Dry Eye Alertness: Reading Between the Lines (Before the Exam Even Starts)

By Chris Wolfe, OD, FAAO, Dipl. ABO

Most of the time, we already know a patient has dry eye disease before we even sit down. It’s not guesswork—it’s experience. When we’ve seen enough of it, the patterns become clear. The clues are in the intake forms, the medication lists, the patient’s age, the environment they work in. The real challenge isn’t diagnosing dry eye—it’s catching it early enough that we can manage it before it becomes chronic and frustrating.

Women over the age of 40 are often the clearest example. If we’re not assuming some level of ocular surface disease in this population, we’re probably underdiagnosing it. Hormonal changes reduce tear production and destabilize meibomian gland function.
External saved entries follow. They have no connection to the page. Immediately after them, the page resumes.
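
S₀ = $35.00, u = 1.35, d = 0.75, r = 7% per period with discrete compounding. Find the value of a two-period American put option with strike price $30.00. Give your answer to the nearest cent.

Risk-neutral probability p = (1 + 0.07 − 0.75)/(1.35 − 0.75) = 0.3200/0.6000 = 0.5333
Terminal stock prices: S_uu = 63.79, S_ud = 35.44, S_dd = 19.69
Terminal payoffs (K − S): max(-33.79, 0) = 0, max(-5.438, 0) = 0, max(10.31, 0) = 10.31
Node u (S = 47.25): continuation = 1/1.07·[0.5333·0.0000 + 0.4667·0.0000] = 0.0000; exercise value = 0.0000 ≤ continuation, so V_u = 0.0000
Node d (S = 26.25): continuation = 1/1.07·[0.5333·0.0000 + 0.4667·10.3125] = 4.4977; exercise value = 3.7500 ≤ continuation, so V_d = 4.4977
Node 0 (S = 35): continuation = 1/1.07·[0.5333·0.0000 + 0.4667·4.4977] = 1.9616; exercise value = 0.0000 ≤ continuation, so V_0 = 1.9616

$1.96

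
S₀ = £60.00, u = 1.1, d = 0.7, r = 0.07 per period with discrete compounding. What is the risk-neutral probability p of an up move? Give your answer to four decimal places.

p = 0.9250

Risk-neutral probability p = (1 + 0.07 − 0.7)/(1.1 − 0.7) = 0.3700/0.4000 = 0.9250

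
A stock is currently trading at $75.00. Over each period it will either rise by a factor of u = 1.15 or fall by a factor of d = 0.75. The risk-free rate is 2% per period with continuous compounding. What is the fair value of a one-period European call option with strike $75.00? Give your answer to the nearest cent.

Risk-neutral probability p = (e^0.02 − 0.75)/(1.15 − 0.75) = 0.2702/0.4000 = 0.6755
Terminal stock prices: S_u = 86.25, S_d = 56.25
Terminal payoffs (S − K): max(11.25, 0) = 11.25, max(-18.75, 0) = 0
Node 0 (S = 75): V_0 = e^(−0.02)·[0.6755·11.2500 + 0.3245·0.0000] = 7.4489

$7.45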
If they’re wearing contacts, spending long hours in front of a screen, or taking systemic medications that impact tear film, then they’re at a higher risk—even if they don’t report symptoms yet.
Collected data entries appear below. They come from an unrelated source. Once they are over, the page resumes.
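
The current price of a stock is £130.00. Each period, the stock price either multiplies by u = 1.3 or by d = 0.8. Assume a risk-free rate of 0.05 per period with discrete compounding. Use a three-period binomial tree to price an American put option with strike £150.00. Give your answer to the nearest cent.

Risk-neutral probability p = (1 + 0.05 − 0.8)/(1.3 − 0.8) = 0.2500/0.5000 = 0.5000
Terminal stock prices: S_uuu = 285.6, S_uud = 175.8, S_udd = 108.2, S_ddd = 66.56
Terminal payoffs (K − S): max(-135.6, 0) = 0, max(-25.76, 0) = 0, max(41.84, 0) = 41.84, max(83.44, 0) = 83.44
Node uu (S = 219.7): continuation = 1/1.05·[0.5000·0.0000 + 0.5000·0.0000] = 0.0000; exercise value = 0.0000 ≤ continuation, so V_uu = 0.0000
Node ud (S = 135.2): continuation = 1/1.05·[0.5000·0.0000 + 0.5000·41.8400] = 19.9238; exercise value = 14.8000 ≤ continuation, so V_ud = 19.9238
Node dd (S = 83.2): continuation = 1/1.05·[0.5000·41.8400 + 0.5000·83.4400] = 59.6571; exercise value = 66.8000 > continuation, so V_dd = 66.8000 (exercise)
Node u (S = 169): continuation = 1/1.05·[0.5000·0.0000 + 0.5000·19.9238] = 9.4875; exercise value = 0.0000 ≤ continuation, so V_u = 9.4875
Node d (S = 104): continuation = 1/1.05·[0.5000·19.9238 + 0.5000·66.8000] = 41.2971; exercise value = 46.0000 > continuation, so V_d = 46.0000 (exercise)
Node 0 (S = 130): continuation = 1/1.05·[0.5000·9.4875 + 0.5000·46.0000] = 26.4226; exercise value = 20.0000 ≤ continuation, so V_0 = 26.4226

£26.42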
Refractive surgery history is another red flag we should be tuned into. A lot of these patients didn’t choose LASIK or PRK because they hated glasses. They chose it because they became intolerant to their contact lenses. And they became intolerant not because the lenses were bad—but because they already had meibomian gland dysfunction and dry eye. The contact lenses just made it obvious sooner. So they get the surgery and think the problem is fixed. But the underlying dry eye was never addressed. Fast forward 10 or 15 years, and now they’re symptomatic again—burning, gritty, and wondering why. The answer is: the disease was always there. We just didn’t catch it early enough.

We should be using that surgical history as a breadcrumb trail. It’s it’s a chance to dig deeper, ask the right questions, and identify who needs our attention before the disease advances further.
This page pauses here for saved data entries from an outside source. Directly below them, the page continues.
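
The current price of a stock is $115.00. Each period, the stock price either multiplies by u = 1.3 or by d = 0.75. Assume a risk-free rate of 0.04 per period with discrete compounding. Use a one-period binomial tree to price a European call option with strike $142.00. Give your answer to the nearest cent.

$3.80

Risk-neutral probability p = (1 + 0.04 − 0.75)/(1.3 − 0.75) = 0.2900/0.5500 = 0.5273
Terminal stock prices: S_u = 149.5, S_d = 86.25
Terminal payoffs (S − K): max(7.5, 0) = 7.5, max(-55.75, 0) = 0
Node 0 (S = 115): V_0 = 1/1.04·[0.5273·7.5000 + 0.4727·0.0000] = 3.8024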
The same goes for contact lens wearers in general. One of the most telling questions we can ask is, “Do your eyes itch when you take your contacts out?” If the answer is yes, we don’t need osmolarity testing or an MMP-9 to raise concern. That patient is already on the path to dry eye, even if they only feel it at the end of the day.

Heavy screen users are another growing group we have to stay ahead of. Blinking is reduced, the air is dry, and most of these environments don’t support ocular surface health. If a patient is clocking 8+ hours a day in front of a screen, even with no symptoms, we should still be thinking about tear film stability and meibomian gland function. Because once the symptoms show up, the damage has already started.

Medication history can be just as revealing. Isotretinoin (Accutane) is notorious for wrecking the glands. Dupixent may help with skin but often comes with dry eye baggage. SSRIs like Lexapro, Prozac, and Zoloft reduce tear production. Antihistamines dry out more than just sinuses. Hormone therapy, thyroid disease, lupus, RA, these are not background details. These are front-line factors in dry eye development. And they’re telling us that we need to look more closely, even if the patient isn’t in pain yet.

What all of this adds up to is a shift in mindset. We have to stop thinking of dry eye as something we confirm with a stain and treat with a sample. This is chronic disease. It needs to be diagnosed early, tracked over time, and managed like any other condition we take seriously.

When we treat dry eye as a core part of our medical eye care—when we see it not as an inconvenience but as a clinical pillar—we help patients stay comfortable, stay functional, and stay with us long-term. That’s good care. And frankly, it’s good business.

So when we walk into the room and meet a 47-year-old woman on Lexapro and Allegra, working full time on screens, wearing monthly lenses, with a history of LASIK, who says her eyes feel dry or burn by the end of the day—we shouldn’t wait. That’s not a subtle case. That’s dry eye. And it’s up to us to recognize it, treat it, and keep it from getting worse.